Aus Art. 103 Abs. 1 GG sowie § 93 Abs. 1 FGO und § 96 Abs. 2 FGO folgt, dass die Beteiligten vor Überraschungen bewahrt werden sollen. Eine Überraschungsentscheidung liegt vor, wenn das Gericht seine Entscheidung auf einen bis dahin nicht erörterten rechtlichen oder tatsächlichen Gesichtspunkt stützt und damit dem Rechtsstreit eine Wendung gibt, mit der auch ein gewissenhafter und kundiger Prozessbeteiligter selbst unter Berücksichtigung der Vielzahl vertretbarer Rechtsauffassungen nach dem bisherigen Verlauf des Verfahrens nicht rechnen musste. Das Gebot, rechtliches Gehör zu gewähren, verpflichtet das Gericht indes nicht, die für die Entscheidung maßgeblichen Gesichtspunkte mit den Beteiligten umfassend zu erörtern und ihnen die einzelnen für die Entscheidung maßgebenden Gesichtspunkte im Voraus anzudeuten38. Nach diesen Grundsätzen liegt unter Berücksichtigung des eigenen Vorbringens der gGmbH im Einspruchs- und Klageverfahren keine Überraschungsentscheidung vor. Denn sie hat sich bereits in ihrer Einspruchsbegründung ausführlich mit Gehaltsstrukturuntersuchungen befasst und dabei insbesondere die Anwendung der BBE-Studie 2009 gefordert. Zudem hat sie in ihrer Klageschrift auf ihr Vorbringen im Einspruchsverfahren verwiesen. Wird die gGmbH mit ihrem Vorbringen nicht nur angehört, sondern sogar „erhört“, indem das Finanzgericht Mecklenburg-Vorpommern die geforderten Gehaltsstrukturuntersuchungen von BBE zur Grundlage seines Urteils macht, kann eine Verletzung des Anspruchs auf rechtliches Gehör nicht mit Erfolg geltend gemacht werden.

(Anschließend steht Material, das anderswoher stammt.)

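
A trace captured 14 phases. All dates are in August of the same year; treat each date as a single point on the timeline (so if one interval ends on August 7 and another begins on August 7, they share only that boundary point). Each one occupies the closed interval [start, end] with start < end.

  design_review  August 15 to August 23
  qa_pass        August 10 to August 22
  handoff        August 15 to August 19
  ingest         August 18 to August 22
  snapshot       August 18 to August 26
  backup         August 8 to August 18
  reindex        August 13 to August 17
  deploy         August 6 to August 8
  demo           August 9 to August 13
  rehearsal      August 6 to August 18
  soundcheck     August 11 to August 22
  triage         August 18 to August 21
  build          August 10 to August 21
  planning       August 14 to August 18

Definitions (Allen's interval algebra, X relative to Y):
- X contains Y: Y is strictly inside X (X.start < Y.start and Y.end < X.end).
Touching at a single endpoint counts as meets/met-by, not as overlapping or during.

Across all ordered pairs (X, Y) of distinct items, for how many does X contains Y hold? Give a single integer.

Checking all 182 ordered pairs for relation 'contains'; matching pairs in alphabetical order:
(backup, demo): backup contains demo ✓
(backup, reindex): backup contains reindex ✓
(build, handoff): build contains handoff ✓
(build, planning): build contains planning ✓
(build, reindex): build contains reindex ✓
(design_review, ingest): design_review contains ingest ✓
(design_review, triage): design_review contains triage ✓
(qa_pass, handoff): qa_pass contains handoff ✓
(qa_pass, planning): qa_pass contains planning ✓
(qa_pass, reindex): qa_pass contains reindex ✓
(qa_pass, triage): qa_pass contains triage ✓
(rehearsal, demo): rehearsal contains demo ✓
(rehearsal, reindex): rehearsal contains reindex ✓
(soundcheck, handoff): soundcheck contains handoff ✓
(soundcheck, planning): soundcheck contains planning ✓
(soundcheck, reindex): soundcheck contains reindex ✓
(soundcheck, triage): soundcheck contains triage ✓
Count: 17.

17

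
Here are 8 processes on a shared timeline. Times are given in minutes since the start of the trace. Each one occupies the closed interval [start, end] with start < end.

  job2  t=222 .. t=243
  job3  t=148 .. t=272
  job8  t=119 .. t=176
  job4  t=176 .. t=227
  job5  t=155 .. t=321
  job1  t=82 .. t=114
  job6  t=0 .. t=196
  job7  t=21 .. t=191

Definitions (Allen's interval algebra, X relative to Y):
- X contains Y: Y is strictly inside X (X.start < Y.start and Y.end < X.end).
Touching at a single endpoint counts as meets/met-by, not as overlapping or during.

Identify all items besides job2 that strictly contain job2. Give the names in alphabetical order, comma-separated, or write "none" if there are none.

job3, job5

Target job2 = [t=222, t=243].
job1 [t=82, t=114] → before → no.
job3 [t=148, t=272] → contains → yes.
job4 [t=176, t=227] → overlaps → no.
job5 [t=155, t=321] → contains → yes.
job6 [t=0, t=196] → before → no.
job7 [t=21, t=191] → before → no.
job8 [t=119, t=176] → before → no.
Result: job3, job5.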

Die weiteren Ausführungen der gGmbH gegen die Schätzung des Finanzgerichts auf der Grundlage der BBE-Studien sind entweder nicht entscheidungserheblich oder aber in der Sache unbegründet.

Soweit die gGmbH Einwendungen gegen die nach Umsatz und Mitarbeiterzahlen differenzierende Betrachtung der BBE-Studien geltend macht, gehen diese ins Leere. Denn das Finanzgericht Mecklenburg-Vorpommern hat diese Daten wegen fehlender Aussagekraft zu Recht nicht für den Fremdvergleich herangezogen, sondern die Jahresgesamtbezüge der Geschäftsführer aus der Branche „Gesundheitswesen“ seiner Schätzung zugrunde gelegt.

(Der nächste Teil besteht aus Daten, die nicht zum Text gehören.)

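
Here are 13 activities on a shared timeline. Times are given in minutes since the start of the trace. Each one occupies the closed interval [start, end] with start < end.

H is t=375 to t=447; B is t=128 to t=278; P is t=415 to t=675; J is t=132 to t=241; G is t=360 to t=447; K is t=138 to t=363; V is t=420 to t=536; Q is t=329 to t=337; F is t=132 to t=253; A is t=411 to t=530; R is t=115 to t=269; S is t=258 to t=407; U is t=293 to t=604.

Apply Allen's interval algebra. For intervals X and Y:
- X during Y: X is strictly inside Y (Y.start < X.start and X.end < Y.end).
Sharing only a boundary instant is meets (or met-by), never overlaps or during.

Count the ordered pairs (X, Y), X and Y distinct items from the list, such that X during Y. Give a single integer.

Checking all 156 ordered pairs for relation 'during'; matching pairs in alphabetical order:
(A, U): A during U ✓
(F, B): F during B ✓
(F, R): F during R ✓
(G, U): G during U ✓
(H, U): H during U ✓
(J, B): J during B ✓
(J, R): J during R ✓
(Q, K): Q during K ✓
(Q, S): Q during S ✓
(Q, U): Q during U ✓
(V, P): V during P ✓
(V, U): V during U ✓
Count: 12.

12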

Offenbleiben kann, ob der Einwand der gGmbH zutrifft, dass die Übersicht der Jahresgesamtbezüge der Geschäftsführer aus der Branche „Gesundheitswesen“ keinerlei Rückschluss auf die einbezogenen Unternehmen zulasse und davon auszugehen sei, dass keines der Unternehmen die relevanten Kriterien „Umsatz 5 bis 10 Mio. € und Mitarbeiterzahl über 250“ erfülle. Denn der Bundesfinanzhof geht -anders als das Finanzgericht Mecklenburg-Vorpommern- davon aus, dass diesem Umstand dadurch Rechnung getragen wird, dass nicht vom Medianwert auszugehen ist, sondern das obere Quartil als Ausgangswert für den Fremdvergleich herangezogen wird. Entgegen der Auffassung der gGmbH ist es auch nicht zu beanstanden, dass als Ausgangswert nicht der Maximalwert zugrunde gelegt wird. Im Hinblick auf seine geringe Erhebungsdichte stellt dieser in aller Regel keinen geeigneten Vergleichsmaßstab dar39. Etwas anderes könnte nur dann gelten, wenn das den Höchstbetrag als Vergütung zahlende Unternehmen dem der gGmbH in seinen wesentlichen Zügen40 gleicht. Das ist jedoch weder von der gGmbH dargelegt worden noch für den Bundesfinanzhof ersichtlich.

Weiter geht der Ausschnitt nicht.